Under Section 12A-9 of the Town Code, if the Town Building Official “receives a pertinent written objection to the application within 15 days following publication of the [demolition] notice, then the Building Official shall promptly refer such objection to the Historical Review Committee.”
The Committee will take up Findlay’s Nov. 30 objection letter during a meeting scheduled for 10 a.m. on Dec. 21, according to the the appointed body’s meeting agenda.
Under the Code, the Historical Review Committee “shall review and decide all pertinent objections within 15 days of receipt of the objection by the Building Official. If the Committee fails to notify the Building Official of its decision within such fifteen-day period, or if the Committee makes a written finding that the structure is not of an age, style, condition or character that is of historical, architectural or cultural significance to the Town of New Canaan, then the Building Official shall issue the demolition permit, provided the time for filing objections has passed, and provided that all other requirements of the State Demolition Code have been satisfied.”

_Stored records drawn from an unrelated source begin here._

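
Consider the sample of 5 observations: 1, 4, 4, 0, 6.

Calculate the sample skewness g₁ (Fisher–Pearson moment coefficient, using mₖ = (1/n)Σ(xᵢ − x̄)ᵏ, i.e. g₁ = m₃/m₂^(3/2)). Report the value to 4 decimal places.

x̄ = (1 + 4 + 4 + 0 + 6) / 5 = 3.0000
deviations (xᵢ − x̄): -2.0000, 1.0000, 1.0000, -3.0000, 3.0000
Σ(xᵢ − x̄)² = 24.0000 ⇒ m₂ = 24.0000/5 = 4.80000
Σ(xᵢ − x̄)³ = -6.0000 ⇒ m₃ = -6.0000/5 = -1.20000
m₂^(3/2) = 4.80000^(1.5) = 10.51627
g₁ = m₃ / m₂^(3/2) = -1.20000 / 10.51627 ≈ -0.1141

-0.1141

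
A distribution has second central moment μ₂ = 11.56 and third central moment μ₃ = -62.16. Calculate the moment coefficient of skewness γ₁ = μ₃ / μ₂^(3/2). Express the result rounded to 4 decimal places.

σ = √μ₂ = √11.56 = 3.40000
σ³ = μ₂^(3/2) = 39.30400
γ₁ = μ₃/σ³ = -62.16 / 39.30400 ≈ -1.5815

-1.5815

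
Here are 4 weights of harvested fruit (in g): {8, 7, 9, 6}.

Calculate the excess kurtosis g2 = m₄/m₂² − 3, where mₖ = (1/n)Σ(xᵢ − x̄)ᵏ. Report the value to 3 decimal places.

-1.360

x̄ = 7.5000
Σ(xᵢ − x̄)² = 5.0000 ⇒ m₂ = 1.25000
Σ(xᵢ − x̄)⁴ = 10.2500 ⇒ m₄ = 2.56250
m₂² = 1.56250
g2 = m₄/m₂² − 3 = 1.64000 − 3 ≈ -1.360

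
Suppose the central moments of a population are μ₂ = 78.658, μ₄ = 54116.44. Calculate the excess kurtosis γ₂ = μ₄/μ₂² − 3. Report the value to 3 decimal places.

5.747

μ₂² = 78.658² = 6187.08096
μ₄/μ₂² = 54116.44 / 6187.08096 = 8.74668
γ₂ = 8.74668 − 3 ≈ 5.747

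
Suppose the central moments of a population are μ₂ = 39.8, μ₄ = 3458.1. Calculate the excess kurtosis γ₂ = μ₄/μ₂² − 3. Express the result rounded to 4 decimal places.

-0.8169

μ₂² = 39.8² = 1584.04000
μ₄/μ₂² = 3458.1 / 1584.04000 = 2.18309
γ₂ = 2.18309 − 3 ≈ -0.8169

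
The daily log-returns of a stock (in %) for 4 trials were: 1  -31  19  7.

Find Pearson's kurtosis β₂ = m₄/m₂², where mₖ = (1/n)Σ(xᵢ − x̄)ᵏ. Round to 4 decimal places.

2.0821

x̄ = -1.0000
Σ(xᵢ − x̄)² = 1368.0000 ⇒ m₂ = 342.00000
Σ(xᵢ − x̄)⁴ = 974112.0000 ⇒ m₄ = 243528.00000
m₂² = 116964.00000
β₂ = m₄/m₂² = 243528.00000 / 116964.00000 ≈ 2.0821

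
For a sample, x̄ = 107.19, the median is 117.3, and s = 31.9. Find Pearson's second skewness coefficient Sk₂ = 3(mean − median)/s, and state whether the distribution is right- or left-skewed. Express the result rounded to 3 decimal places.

-0.951, left-skewed

Sk₂ = 3(107.19 − 117.3) / 31.9 = 3 × -10.1100 / 31.9
    = -30.3300 / 31.9 ≈ -0.951
Sk₂ < 0 ⇒ mean < median ⇒ left-skewed (negative skew).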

The Committee also may find that “that the structure is of historical, architectural or cultural significance” to the town, and delay demolition by up to 90 days.
The demolition is part of a larger $26 million rebuilding project at St. A’s.
The structure in question has been “gently used and beautifully preserved by the church since 1958,” Findlay wrote, and is “structurally sound with very few modifications, and deserves to be put to a good reuse.”
“A recent inspection by a nationally known preservation architect refutes the church’s claims that it is ‘not structurally sound,’ ” according to Findlay. “It could easily be adapted for a new use to accommodate the church’s current and future needs. Of course, that would be the green option—we do not need any more beautifully carved cornices, veranda posts, etc. in our landfill.”
Stick Style is a uniquely American phase of the nineteenth century architectural lexicon, which only lasted for a brief interlude. Ms. Findlay is correct in her assessment of this building’s significance, both architecturally and to the town’s history. It would be a travesty for the demolition to be approved.
The old rectory is the handsomest and most historically significant building on the church campus. Why would you tear down your architectural jewel?
A beautiful example indeed.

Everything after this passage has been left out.